Kerentanan ini memungkinkan serangan One-Click Attack yang dapat menanamkan malware hanya dengan membuka tautan berbahaya atau file Office yang telah direkayasa.
Dalam laporan yang dirilis Rabu (11/2), Microsoft mengungkapkan bahwa setidaknya dua celah kritis dapat dieksploitasi dengan mengelabui korban agar mengklik tautan berbahaya di komputer Windows mereka. Celah lainnya dapat menyebabkan kompromi sistem hanya dengan membuka file Office yang telah dimodifikasi.
Yang lebih mengkhawatirkan, detail teknis tentang cara mengeksploitasi kerentanan ini telah dipublikasikan. Microsoft tidak merinci di mana informasi tersebut beredar, tetapi mengakui temuan ini berasal dari kolaborasi dengan Google Threat Intelligence Group.

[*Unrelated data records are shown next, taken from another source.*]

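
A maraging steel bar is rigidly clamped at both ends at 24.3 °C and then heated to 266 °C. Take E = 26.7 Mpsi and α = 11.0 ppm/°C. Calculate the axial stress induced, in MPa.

E = 26.7 Mpsi = 184.1 GPa.
ΔT = 241.7 K. Constrained thermal stress σ = E·α·ΔT = 184.1×10³ MPa × 11.0×10⁻⁶ × 241.7 = 489 MPa (compressive).

489 MPa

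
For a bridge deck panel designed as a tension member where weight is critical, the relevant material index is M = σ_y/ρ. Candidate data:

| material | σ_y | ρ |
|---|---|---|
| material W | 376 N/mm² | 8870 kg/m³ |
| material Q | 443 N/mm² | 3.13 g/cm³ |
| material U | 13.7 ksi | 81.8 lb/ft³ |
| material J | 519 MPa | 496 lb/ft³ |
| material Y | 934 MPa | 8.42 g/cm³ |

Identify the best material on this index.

In SI units:
  material W: σ_y = 376.0 MPa, ρ = 8870 kg/m³
  material Q: σ_y = 443.0 MPa, ρ = 3130 kg/m³
  material U: σ_y = 94.46 MPa, ρ = 1310 kg/m³
  material J: σ_y = 519.0 MPa, ρ = 7945 kg/m³
  material Y: σ_y = 934.0 MPa, ρ = 8420 kg/m³
  material Q: M = 142 kN·m/kg
  material Y: M = 111 kN·m/kg
  material U: M = 72.1 kN·m/kg
  material J: M = 65.3 kN·m/kg
  material W: M = 42.4 kN·m/kg
Material Q ranks first.

material Q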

Celah pertama, yang dilacak dengan kode CVE-2026-21510, berada di Windows shell komponen inti yang menggerakkan antarmuka pengguna sistem operasi. Kerentanan ini memungkinkan peretas melewati fitur keamanan SmartScreen milik Microsoft yang seharusnya menyaring tautan dan file berbahaya.

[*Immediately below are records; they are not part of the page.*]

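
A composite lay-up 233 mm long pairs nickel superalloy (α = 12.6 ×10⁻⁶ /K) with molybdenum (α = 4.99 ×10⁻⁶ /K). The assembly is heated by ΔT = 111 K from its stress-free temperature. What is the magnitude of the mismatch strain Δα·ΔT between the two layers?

Δα = |12.6 − 4.99|×10⁻⁶/K = 7.61×10⁻⁶/K.
Mismatch strain = Δα·ΔT = 7.61×10⁻⁶ × 111.0 = 8.45×10⁻⁴.

8.45×10⁻⁴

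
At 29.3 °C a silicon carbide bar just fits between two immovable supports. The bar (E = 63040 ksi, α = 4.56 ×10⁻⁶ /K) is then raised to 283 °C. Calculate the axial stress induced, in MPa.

E = 63040 ksi = 434.6 GPa.
ΔT = 253.7 K. Constrained thermal stress σ = E·α·ΔT = 434.6×10³ MPa × 4.56×10⁻⁶ × 253.7 = 503 MPa (compressive).

503 MPa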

Dustin Childs, pakar keamanan dari Trend Micro, menyebut celah ini langka karena meskipun membutuhkan interaksi pengguna, satu klik saja sudah cukup untuk mengeksekusi kode berbahaya.
Celah kedua, CVE-2026-21513, ditemukan di MSHTML, mesin browser lawas yang awalnya dikembangkan untuk Internet Explorer. Meski browser tersebut telah lama dihentikan, komponen ini masih disertakan dalam versi Windows modern untuk menjaga kompatibilitas dengan aplikasi lama.

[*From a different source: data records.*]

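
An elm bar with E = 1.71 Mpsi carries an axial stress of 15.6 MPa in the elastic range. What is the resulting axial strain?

E = 1.71 Mpsi = 11.79 GPa = 11790 MPa.
ε = σ/E = 15.6 / 11790 = 1.32×10⁻³.

1.32×10⁻³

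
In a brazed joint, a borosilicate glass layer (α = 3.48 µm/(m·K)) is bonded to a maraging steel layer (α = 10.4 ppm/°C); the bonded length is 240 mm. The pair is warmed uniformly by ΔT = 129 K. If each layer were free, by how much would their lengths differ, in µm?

Δα = |3.48 − 10.4|×10⁻⁶/K = 6.92×10⁻⁶/K.
ΔL_mismatch = Δα·L·ΔT = 6.92×10⁻⁶ × 240.0 mm × 129.0 K = 214 µm.

214 µm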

Juru bicara Google mengonfirmasi bahwa celah Windows shell ini sedang dieksploitasi secara luas dan berhasil. Serangan ini memungkinkan eksekusi malware secara diam-diam dengan hak akses tinggi, yang menurut Google berisiko tinggi terhadap kompromi sistem lanjutan, penyebaran ransomware, atau pengumpulan intelijen.
Menurut laporan independen dari jurnalis keamanan Brian Krebs, Microsoft juga menambal tiga celah Zero-Day lain yang sedang dieksploitasi secara aktif.
Hingga berita ini diturunkan, juru bicara Microsoft belum memberikan tanggapan lebih lanjut atas permintaan komentar TechCrunch. Pengguna Windows dan Office di seluruh dunia sangat disarankan untuk segera menerapkan pembaruan keamanan terbaru.